I can’t make him stop. I can’t make her eat. I can’t do this at home.

by Laura Collins Lyster-Mensh

“I can’t MAKE her stop.” “I can’t MAKE him eat.”

Parents are often tempted to give in to the eating disorder to make peace, to keep the patient “happy,” and to manage our own distress. But here is the truth: letting an eating disorder continue unchecked isn’t peace, it grows and embeds deeper.

The good news: parents at home can very effectively do what good hospital staff do, and for the same reasons. The F.E.A.S.T. parent community is rich with strategies and ideas and peer support to help you do this.

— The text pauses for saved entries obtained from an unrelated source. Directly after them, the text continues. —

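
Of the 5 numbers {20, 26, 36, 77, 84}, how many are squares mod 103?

(20/103) = -1 → non-residue.
(26/103) = +1 → QR.
(36/103) = +1 → QR.
(77/103) = -1 → non-residue.
(84/103) = -1 → non-residue.
Total quadratic residues among the 5: 2.

2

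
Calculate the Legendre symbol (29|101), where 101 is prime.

Euler's criterion: (29/101) ≡ 29^50 (mod 101).
29^2 ≡ 33 (mod 101)
29^4 ≡ 79 (mod 101)
29^8 ≡ 80 (mod 101)
29^16 ≡ 37 (mod 101)
29^32 ≡ 56 (mod 101)
29^50 = 29^(32+16+2) ≡ 100 (mod 101).
Result is 100 ≡ −1, so (29/101) = −1.

-1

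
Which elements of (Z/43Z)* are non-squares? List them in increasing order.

Square k = 1,…,21 (k and 43−k give the same square):
1²=1, 2²=4, 3²=9, 4²=16, 5²=25, 6²=36, 7²≡6, 8²≡21, 9²≡38, 10²≡14, 11²≡35, 12²≡15, 13²≡40, 14²≡24, 15²≡10, 16²≡41, 17²≡31, 18²≡23, 19²≡17, 20²≡13, 21²≡11 (mod 43).
The residues are {1, 4, 6, 9, 10, 11, 13, 14, 15, 16, 17, 21, 23, 24, 25, 31, 35, 36, 38, 40, 41}; the non-residues are the remaining 21 nonzero classes.

2, 3, 5, 7, 8, 12, 18, 19, 20, 22, 26, 27, 28, 29, 30, 32, 33, 34, 37, 39, 42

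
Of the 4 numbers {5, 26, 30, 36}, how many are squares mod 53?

1

(5/53) = -1 → non-residue.
(26/53) = -1 → non-residue.
(30/53) = -1 → non-residue.
(36/53) = +1 → QR.
Total quadratic residues among the 4: 1.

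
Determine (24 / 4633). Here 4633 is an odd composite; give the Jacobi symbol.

1

Pull out 2^3: since 4633 ≡ 1 (mod 8), (2/4633) = +1, so (2/4633)^3 = +1.
Reciprocity: 3 ≡ 3 and 4633 ≡ 1 (mod 4), so (3/4633) = +(4633/3).
Reduce top mod 3: now compute (1/3).
Reached (1/3) = 1. Collecting the sign flips along the way, the symbol is +1.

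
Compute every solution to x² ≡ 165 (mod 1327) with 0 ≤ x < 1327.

263, 1064

Since 1327 ≡ 3 (mod 4), a square root of 165 is 165^((1327+1)/4) = 165^332 mod 1327.
Repeated squaring: 165^2≡685, 165^4≡794, 165^8≡111, 165^16≡378, 165^32≡895, 165^64≡844, 165^128≡1064, 165^256≡165 (mod 1327).
165^332 = 165^(256+64+8+4) ≡ 1064 (mod 1327).
Check: 1064² = 1132096 ≡ 165 (mod 1327). The two roots are 263 and 1064.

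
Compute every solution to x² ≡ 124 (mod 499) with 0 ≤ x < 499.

Since 499 ≡ 3 (mod 4), a square root of 124 is 124^((499+1)/4) = 124^125 mod 499.
Repeated squaring: 124^2≡406, 124^4≡166, 124^8≡111, 124^16≡345, 124^32≡263, 124^64≡307 (mod 499).
124^125 = 124^(64+32+16+8+4+1) ≡ 110 (mod 499).
Check: 110² = 12100 ≡ 124 (mod 499). The two roots are 110 and 389.

110, 389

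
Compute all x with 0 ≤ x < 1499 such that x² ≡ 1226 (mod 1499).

Since 1499 ≡ 3 (mod 4), a square root of 1226 is 1226^((1499+1)/4) = 1226^375 mod 1499.
Repeated squaring: 1226^2≡1078, 1226^4≡359, 1226^8≡1466, 1226^16≡1089, 1226^32≡212, 1226^64≡1473, 1226^128≡676, 1226^256≡1280 (mod 1499).
1226^375 = 1226^(256+64+32+16+4+2+1) ≡ 1223 (mod 1499).
Check: 1223² = 1495729 ≡ 1226 (mod 1499). The two roots are 276 and 1223.

276, 1223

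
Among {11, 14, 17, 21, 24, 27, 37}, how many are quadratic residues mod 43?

5

(11/43) = +1 → QR.
(14/43) = +1 → QR.
(17/43) = +1 → QR.
(21/43) = +1 → QR.
(24/43) = +1 → QR.
(27/43) = -1 → non-residue.
(37/43) = -1 → non-residue.
Total quadratic residues among the 7: 5.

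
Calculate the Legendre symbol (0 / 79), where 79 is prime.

Top reduces to 0: gcd > 1, so the symbol is 0.

0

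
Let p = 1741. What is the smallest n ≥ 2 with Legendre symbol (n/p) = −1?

2

(2/1741) = −1, so 2 is the smallest positive non-residue mod 1741.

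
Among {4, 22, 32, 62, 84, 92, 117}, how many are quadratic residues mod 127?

(4/127) = +1 → QR.
(22/127) = +1 → QR.
(32/127) = +1 → QR.
(62/127) = +1 → QR.
(84/127) = +1 → QR.
(92/127) = -1 → non-residue.
(117/127) = +1 → QR.
Total quadratic residues among the 7: 6.

6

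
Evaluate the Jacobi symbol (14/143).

1

Pull out 2: since 143 ≡ 7 (mod 8), (2/143) = +1.
Reciprocity: 7 ≡ 3 and 143 ≡ 3 (mod 4), so (7/143) = −(143/7).
Reduce top mod 7: now compute (3/7).
Reciprocity: 3 ≡ 3 and 7 ≡ 3 (mod 4), so (3/7) = −(7/3).
Reduce top mod 3: now compute (1/3).
Reached (1/3) = 1. Collecting the sign flips along the way, the symbol is +1.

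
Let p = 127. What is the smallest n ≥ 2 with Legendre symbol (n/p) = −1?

(2/127) = +1, so 2 is a residue.
(3/127) = −1, so 3 is the smallest positive non-residue mod 127.

3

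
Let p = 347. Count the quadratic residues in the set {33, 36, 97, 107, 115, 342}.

(33/347) = +1 → QR.
(36/347) = +1 → QR.
(97/347) = -1 → non-residue.
(107/347) = +1 → QR.
(115/347) = +1 → QR.
(342/347) = +1 → QR.
Total quadratic residues among the 6: 5.

5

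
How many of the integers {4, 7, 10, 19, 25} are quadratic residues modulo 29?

3

(4/29) = +1 → QR.
(7/29) = +1 → QR.
(10/29) = -1 → non-residue.
(19/29) = -1 → non-residue.
(25/29) = +1 → QR.
Total quadratic residues among the 5: 3.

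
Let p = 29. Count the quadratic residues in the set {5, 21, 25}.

2

(5/29) = +1 → QR.
(21/29) = -1 → non-residue.
(25/29) = +1 → QR.
Total quadratic residues among the 3: 2.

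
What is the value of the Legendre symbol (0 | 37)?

0

Top reduces to 0: gcd > 1, so the symbol is 0.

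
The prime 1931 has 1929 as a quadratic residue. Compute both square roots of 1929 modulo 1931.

623, 1308

Since 1931 ≡ 3 (mod 4), a square root of 1929 is 1929^((1931+1)/4) = 1929^483 mod 1931.
Repeated squaring: 1929^2≡4, 1929^4≡16, 1929^8≡256, 1929^16≡1813, 1929^32≡407, 1929^64≡1514, 1929^128≡99, 1929^256≡146 (mod 1931).
1929^483 = 1929^(256+128+64+32+2+1) ≡ 1308 (mod 1931).
Check: 1308² = 1710864 ≡ 1929 (mod 1931). The two roots are 623 and 1308.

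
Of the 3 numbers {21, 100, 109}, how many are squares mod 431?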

Still feel you “can’t?” I’m just one parent of many, but here is some of the advice I’ve learned and shared over the years:

  • How to look at their disorder:
    • If you’ve never seen a florid ED case before you will believe your person is different, more stubborn, or a worst-case. If you have, you won’t
    • All parents feel we are not smart, strong, brave, courageous enough. But we are. Our kids believe we are, too
    • I hear constantly from patients that they want their parents not to give in, not to fall apart, not to listen to their protests

  • How to meet their resistance:
    • It isn’t “making” them eat; it is allowing them to eat despite their fear
    • It is okay if our loved one hates us, hates what we are saying, hates the food and the time of day and the angle of the sun
    • Their distress is not necessarily our distress. They need us to remain calm and unflappable
    • Yes, most of us fake that for a while: it still works
    • Their fear can look a lot like anger: treat it like fear
    • Fear is not a discipline problem
    • You’ve done this before for your tantruming toddler. You can do it now
    • Choices and negotiations seem loving, but can make sufferers feel less confident in us
    • Resistance generally goes up to, and only as far as, when it worked in the past, so:
    • We teach our loved ones to resist, and how far. Only we can reverse that
    • Warmth for its own sake, despite the response, is parental

  • Hospital at home :
    • Learn from nurses: they do not beg, threaten, yell, or cry
    • Hospitals have routines. They are predictable and non-negotiable
    • Most eating disorder patients comply with treatment the day they go into a hospital. Without physical restraints or force. Without negotiation.
    • Making our home a safe place to comply is our job and going to be necessary at some point

  • Attitude matters:
    • A sense of humor in the face of it all is one of our greatest strengths
    • Resilience is more important than getting things right
    • Persistence is strength
    • Your approach will be unique, and uniquely successful

  • Safety First
    • Not all situations can be made safe at home
    • Work out a safety plan with your treatment providers in advance
    • Have support for yourself so you are in the best state of mind and health to be a caregiver
    • Stay outwardly calm and seek emergency help as needed

I could go on. There is so much to learn, and so many strategies to choose from. No two families are alike, and no two eating disorder sufferers are alike. But you can help your loved one by learning from the families in the F.E.A.S.T. community and the resources we share.